The New York Knicks lead 21-14 after the first quarter, in a very sloppy and ugly opening quarter. Both teams made only six field goals, converting on less than a third of their attempts. Indiana turned the ball over six times in the quarter, yet New York was so inept themselves, that they were not able to capitalize on any of those opportunities. The game was so ugly that for the last three and a half minutes of the first quarter, neither teams made a field goal to end the period. The one saving grace for the Knicks was that they were able to get to the line, and convert free throws, making 9/10 from charity stripe.
The field goal draught would continue for both teams, before Lance Stephenson finally made a field goal for the Pacers a little over a minute into the second quarter. Amare Stoudemire finally ended the Knicks’ field goal draught by hitting a mid-range jumper two minutes into the second quarter. This sparked an offensive bonanza out of nowhere for the Knicks, compared to how snail paced the game was going beforehand, going on a 16-2 run, giving the Knicks a 39-23 lead with 6:11 remaining in the second quarter. Stoudemire scored 10 of his 21 points in the second quarter, during the crucial run that gave New York a sixteen point lead in the first half.
New York held a 47-35 half time lead, but the Knicks went six and a half minutes in the middle of the third quarter without making a field goal. During this stretch, Roy Hibbert went to work, scoring 14 of his 20 points in the third quarter. Hibbert was jump hooking the Knicks to death, abusing anyone New York threw in front of him. Indiana went on a 17-5 run during New York’s field goal drought, with the five points coming from Carmelo Anthony working hard to get to the free throw line. The run cut the deficit to four points, 58-54 with 3:16 left in the third quarter. Anthony finally ended the Knicks’ misery, converting on a jump shot, and then went head to head with Hibbert, exchanging baskets on the next couple possessions.

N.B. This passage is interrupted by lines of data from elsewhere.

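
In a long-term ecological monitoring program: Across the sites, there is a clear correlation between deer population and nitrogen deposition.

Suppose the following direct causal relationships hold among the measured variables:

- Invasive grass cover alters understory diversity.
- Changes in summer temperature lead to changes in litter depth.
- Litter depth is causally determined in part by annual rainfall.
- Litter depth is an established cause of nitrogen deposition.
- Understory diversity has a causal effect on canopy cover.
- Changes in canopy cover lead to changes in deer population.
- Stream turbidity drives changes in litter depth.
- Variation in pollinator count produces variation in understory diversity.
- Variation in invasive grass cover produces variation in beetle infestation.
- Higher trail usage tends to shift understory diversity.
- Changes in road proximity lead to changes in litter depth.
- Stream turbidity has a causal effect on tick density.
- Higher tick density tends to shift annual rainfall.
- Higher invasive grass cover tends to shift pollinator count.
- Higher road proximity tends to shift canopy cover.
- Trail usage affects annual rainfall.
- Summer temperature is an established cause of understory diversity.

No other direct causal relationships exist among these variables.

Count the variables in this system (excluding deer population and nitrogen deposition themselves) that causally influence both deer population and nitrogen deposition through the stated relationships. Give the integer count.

The common causes are: road proximity (to deer population via road proximity → canopy cover → deer population; to nitrogen deposition via road proximity → litter depth → nitrogen deposition); summer temperature (to deer population via summer temperature → understory diversity → canopy cover → deer population; to nitrogen deposition via summer temperature → litter depth → nitrogen deposition); trail usage (to deer population via trail usage → understory diversity → canopy cover → deer population; to nitrogen deposition via trail usage → annual rainfall → litter depth → nitrogen deposition).
Every other variable lacks a causal path to at least one of deer population and nitrogen deposition.

3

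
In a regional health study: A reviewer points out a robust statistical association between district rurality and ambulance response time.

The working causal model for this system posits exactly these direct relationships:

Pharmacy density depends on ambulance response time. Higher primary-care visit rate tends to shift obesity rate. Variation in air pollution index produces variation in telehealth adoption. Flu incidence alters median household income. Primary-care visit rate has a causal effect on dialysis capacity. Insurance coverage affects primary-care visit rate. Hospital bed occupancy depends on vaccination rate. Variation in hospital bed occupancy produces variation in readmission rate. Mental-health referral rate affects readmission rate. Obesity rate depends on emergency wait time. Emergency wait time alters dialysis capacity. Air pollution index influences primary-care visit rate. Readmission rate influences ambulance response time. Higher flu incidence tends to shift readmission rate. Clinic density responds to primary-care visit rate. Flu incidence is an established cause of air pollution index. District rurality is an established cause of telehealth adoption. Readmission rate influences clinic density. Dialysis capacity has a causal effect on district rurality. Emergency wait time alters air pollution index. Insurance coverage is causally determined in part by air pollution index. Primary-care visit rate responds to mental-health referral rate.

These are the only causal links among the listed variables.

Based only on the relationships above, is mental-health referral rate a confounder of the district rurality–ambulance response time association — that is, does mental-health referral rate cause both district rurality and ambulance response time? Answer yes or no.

Mental-health referral rate has a causal path to district rurality (mental-health referral rate → primary-care visit rate → dialysis capacity → district rurality) and to ambulance response time (mental-health referral rate → readmission rate → ambulance response time), so it is a common cause of both — a confounder.

yes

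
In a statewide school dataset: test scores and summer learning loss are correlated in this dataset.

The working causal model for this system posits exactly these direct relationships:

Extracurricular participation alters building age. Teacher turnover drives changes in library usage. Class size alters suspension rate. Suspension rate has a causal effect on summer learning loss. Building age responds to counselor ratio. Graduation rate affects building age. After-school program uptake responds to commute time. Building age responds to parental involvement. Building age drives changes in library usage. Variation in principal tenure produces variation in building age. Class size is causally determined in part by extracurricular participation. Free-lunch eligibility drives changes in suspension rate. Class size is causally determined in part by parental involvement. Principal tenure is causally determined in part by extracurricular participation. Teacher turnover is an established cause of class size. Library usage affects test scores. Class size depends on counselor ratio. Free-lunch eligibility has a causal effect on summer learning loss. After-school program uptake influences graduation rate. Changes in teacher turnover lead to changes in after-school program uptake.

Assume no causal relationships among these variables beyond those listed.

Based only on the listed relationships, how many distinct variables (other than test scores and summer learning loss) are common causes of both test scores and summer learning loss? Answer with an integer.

4

The common causes are: counselor ratio (to test scores via counselor ratio → building age → library usage → test scores; to summer learning loss via counselor ratio → class size → suspension rate → summer learning loss); extracurricular participation (to test scores via extracurricular participation → building age → library usage → test scores; to summer learning loss via extracurricular participation → class size → suspension rate → summer learning loss); parental involvement (to test scores via parental involvement → building age → library usage → test scores; to summer learning loss via parental involvement → class size → suspension rate → summer learning loss); teacher turnover (to test scores via teacher turnover → library usage → test scores; to summer learning loss via teacher turnover → class size → suspension rate → summer learning loss).
Every other variable lacks a causal path to at least one of test scores and summer learning loss.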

Pablo Prigioni gave a stagnant Knicks offense some life, scoring five points to end the third quarter. Anthony swarmed by the league leading defense, kicked out to Prigioni for a three, and then after an ill-advised shot by Lance Stephenson, Prigioni cherry picked on the fast break, and got free for a layup, which was goaltended by Evan Turner before time expired in the third quarter. The five points was very much needed, and was an uplifting five points, swinging momentum back to the Knicks, giving New York a 67-62 lead at the end of the third quarter.

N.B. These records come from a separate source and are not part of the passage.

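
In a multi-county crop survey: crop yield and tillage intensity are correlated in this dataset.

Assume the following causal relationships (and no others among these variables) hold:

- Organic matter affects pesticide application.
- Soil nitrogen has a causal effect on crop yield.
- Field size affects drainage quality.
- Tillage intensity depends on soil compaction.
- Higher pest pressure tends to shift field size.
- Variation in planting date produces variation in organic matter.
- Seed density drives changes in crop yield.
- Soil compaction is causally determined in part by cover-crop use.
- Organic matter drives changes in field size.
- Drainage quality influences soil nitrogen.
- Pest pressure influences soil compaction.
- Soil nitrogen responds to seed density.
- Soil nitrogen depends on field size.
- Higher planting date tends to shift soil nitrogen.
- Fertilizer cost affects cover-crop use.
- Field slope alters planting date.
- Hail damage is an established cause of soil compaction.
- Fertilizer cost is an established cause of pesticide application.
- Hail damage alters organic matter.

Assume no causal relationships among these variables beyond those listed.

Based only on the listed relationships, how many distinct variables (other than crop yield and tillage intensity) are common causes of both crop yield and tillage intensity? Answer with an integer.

The common causes are: hail damage (to crop yield via hail damage → organic matter → field size → soil nitrogen → crop yield; to tillage intensity via hail damage → soil compaction → tillage intensity); pest pressure (to crop yield via pest pressure → field size → soil nitrogen → crop yield; to tillage intensity via pest pressure → soil compaction → tillage intensity).
Every other variable lacks a causal path to at least one of crop yield and tillage intensity.

2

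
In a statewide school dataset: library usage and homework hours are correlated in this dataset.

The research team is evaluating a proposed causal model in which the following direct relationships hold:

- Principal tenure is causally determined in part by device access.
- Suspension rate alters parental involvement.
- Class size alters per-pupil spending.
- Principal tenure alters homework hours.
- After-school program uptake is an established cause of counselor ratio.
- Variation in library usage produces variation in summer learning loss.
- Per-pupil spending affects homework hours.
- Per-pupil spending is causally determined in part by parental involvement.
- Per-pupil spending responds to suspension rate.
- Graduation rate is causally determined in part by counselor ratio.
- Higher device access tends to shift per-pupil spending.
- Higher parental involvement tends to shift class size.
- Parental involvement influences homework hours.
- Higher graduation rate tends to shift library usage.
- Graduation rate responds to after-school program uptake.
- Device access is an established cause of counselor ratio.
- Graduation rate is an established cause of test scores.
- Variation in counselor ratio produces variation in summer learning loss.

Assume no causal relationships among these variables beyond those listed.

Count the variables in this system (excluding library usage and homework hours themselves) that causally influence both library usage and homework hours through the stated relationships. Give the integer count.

The common causes are: device access (to library usage via device access → counselor ratio → graduation rate → library usage; to homework hours via device access → principal tenure → homework hours).
Every other variable lacks a causal path to at least one of library usage and homework hours.

1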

Indiana would get within one point, scoring the first four points to open up the fourth quarter, but New York would answer with an 8-0 run, to give themselves some breathing room, with a 75-66 lead. The Pacers would put the pressure back on the Knicks getting within six points, smattering the Knicks with their intense defense. With 3.5 seconds left on the shot clock for the Knicks, a deflected loose ball ended up in Raymond Felton’s hand, who threw up a prayer, and his prayers were answered with a bank in three to give New York a 78-69 lead with 5:48 left in the fourth quarter. Indiana would make three of their five three-pointers in the final five minutes, to keep the game interesting, getting as close as six points with 20.9 seconds left in the game. New York foolishly left Paul George open for a three, and then would foolishly foul George on the next Pacers’ possession, and watched sink all three free throws to get within four, 90-86 with 13.5 seconds to go. Indiana had to play the fouling game, and Tim Hardaway Jr. calmly sank his free throws to give New York their first win in the Phil Jackson Era. Paul George was not able to carry his team to a victory, having as much turnovers as made field goals, going 4/17 from the field for 17 points. Carmelo Anthony on the other hand, continued to carry the Knicks, as he has all season, with 34 points, getting to the line, and getting teammates involved with five assist for a game high +13 +/-.